GPU loss while running very simple deep learning code possibly memory based

aydingerek · February 1, 2019, 4:00pm

I’m running into a GPU loss problem described below. Any advice would be much appreciated.
This problem occurs in our lab’s server which houses a GFX 1080. The server runs on Ubuntu 16.04. We do not use the graphical interface but instead log in through ssh.
Here’s a minimal example code that causes this problem:

import torch
from torch import nn
from torch import optim
import torch.nn.functional as F

class Net(nn.Module):
    def __init__(self, d1, d2, d3):
        super(Net, self).__init__()
        self.fc1 = nn.Linear(d2, d3, bias=False)
        self.embd = nn.Parameter(torch.randn(d1, d2))
        
    def forward(self):
        a = self.fc1(self.embd)
        return a

def train(model, device, target, optimizer, epochs):
    target = target.to(device)
    for epoch in range(1, epochs+1):
        optimizer.zero_grad()
        output = model.forward()
        loss = F.mse_loss(output, target)
        loss.backward()
        optimizer.step()
        print(f"Epoch {epoch} complete")

if not torch.cuda.is_available():
    raise RuntimeError("can't experiment without cuda")

device = torch.device("cuda")
#device = torch.device("cpu")

d1, d2, d3 = 30000, 100, 200
    
target = torch.randn(d1,d3);
    
model = Net(d1 = d1, d2 = d2, d3=d3).to(device)
optimizer = optim.Adagrad(model.parameters(), lr=0.5, weight_decay=0.3)
train(model, device, target, optimizer, 1000)

torch version is 1.0. It was installed through pip, and it comes with cuda 9. Python version is 3.7.2

This program will run slowly and a few seconds into the program the GPU becomes non-responsive:

$ nvidia-smi
Unable to determine the device handle for GPU 0000:03:00.0: GPU is lost. Reboot the system to recover this GPU

What’s worse the program continues, but cannot be terminated with CTRL-C.

Epoch 654 complete
^CTraceback (most recent call last):
File “test001.py”, line 38, in
train(model, device, target, optimizer, 1000)
File “test001.py”, line 22, in train
loss.backward()
File “/opt/python/torch/tensor.py”, line 102, in backward
torch.autograd.backward(self, gradient, retain_graph, create_graph)
File “/opt/python/torch/autograd/init.py”, line 90, in backward
allow_unreachable=True) # allow_unreachable flag
KeyboardInterrupt

it shows up as zombie process on ps
gereka 2821 109 0.0 0 0 pts/1 Zl+ 18:46 0:52 [python3.7]
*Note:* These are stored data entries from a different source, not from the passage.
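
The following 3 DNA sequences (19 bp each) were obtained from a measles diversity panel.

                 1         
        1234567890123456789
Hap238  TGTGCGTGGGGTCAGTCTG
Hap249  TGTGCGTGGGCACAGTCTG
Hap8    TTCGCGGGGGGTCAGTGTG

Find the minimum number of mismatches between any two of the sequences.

2

Pairwise Hamming distances:
  Hap238 vs Hap249: 2
  Hap238 vs Hap8: 4
  Hap249 vs Hap8: 6
The smallest is 2, between Hap238 and Hap249.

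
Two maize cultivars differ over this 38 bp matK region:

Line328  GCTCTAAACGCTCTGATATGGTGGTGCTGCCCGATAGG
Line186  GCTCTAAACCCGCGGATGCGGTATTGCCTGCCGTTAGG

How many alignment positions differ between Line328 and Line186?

The sequences differ at positions 10 (G/C), 12 (T/G), 14 (T/G), 18 (A/G), 19 (T/C), 23 (G/A), 24 (G/T), 28 (T/C), 29 (G/T), 30 (C/G), 34 (A/T).
That gives 11 mismatches out of 38 aligned sites, so the Hamming distance is 11.

11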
and cannot even be ended with kill -9

However the same program with d1=20000 runs just fine, and completes in a few seconds.
So I’m thinking this has something to do with memory used.
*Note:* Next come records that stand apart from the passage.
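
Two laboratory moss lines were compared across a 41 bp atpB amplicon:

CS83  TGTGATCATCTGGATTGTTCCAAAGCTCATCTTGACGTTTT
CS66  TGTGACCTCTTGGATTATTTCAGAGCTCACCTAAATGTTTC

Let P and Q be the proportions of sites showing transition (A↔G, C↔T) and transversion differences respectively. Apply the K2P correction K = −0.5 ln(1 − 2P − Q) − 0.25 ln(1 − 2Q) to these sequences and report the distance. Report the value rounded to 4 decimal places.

0.4102

The sequences differ at positions 6 (T/C, transition), 8 (A/T, transversion), 9 (T/C, transition), 10 (C/T, transition), 17 (G/A, transition), 20 (C/T, transition), 23 (A/G, transition), 30 (T/C, transition), 33 (T/A, transversion), 34 (G/A, transition), 36 (C/T, transition), 41 (T/C, transition).
Of the 12 differences, 10 transitions and 2 transversions over 41 sites: P = 10/41 = 0.243902, Q = 2/41 = 0.048780.
d = −0.5·ln(0.463416) − 0.25·ln(0.902440) = −0.5·(-0.769130) − 0.25·(-0.102653) = 0.4102.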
During execution I ran while true; do nvidia-smi >> out.txt; sleep 0.5; done in order to save the output of nvidia-smi.
outputs for both the working case and non-working case are attached
also attached are the output of sudo dmesg and the nvidia-bug-report
gpu_007.txt (16.9 KB)
dmesg.txt (79.7 KB)
gpu_006.txt (19.2 KB)
nvidia-bug-report_007.log.gz (302 KB)

generix · February 1, 2019, 4:21pm

You’re running into

NVRM: Xid (PCI:0000:03:00): 79, GPU has fallen off the bus.

means either overheating or insufficient power supply. Check temperatures using nvidia-smi while running your application.

aydingerek · February 1, 2019, 9:07pm

attached to the original post is gpu_007.txt in which we have nvidia-smi outputs sampled every .5 seconds. The temperature rises to 52C before the GPU falls off. I don’t think it’s the temperature. How do I check whether it’s inefficient power supply?

generix · February 1, 2019, 9:18pm

Saw that nvidia-smi log only after posting.
Check for properly connected power connectors on the card, remove/reconnect them, use different connectors of the psu, check the gtx1080 in another system for general hw failure, replace psu.

generix · February 1, 2019, 9:20pm

Also, check if the psu is switched to ‘eco mode’ if available which would limit its output and of course if it’s large enough in the first place.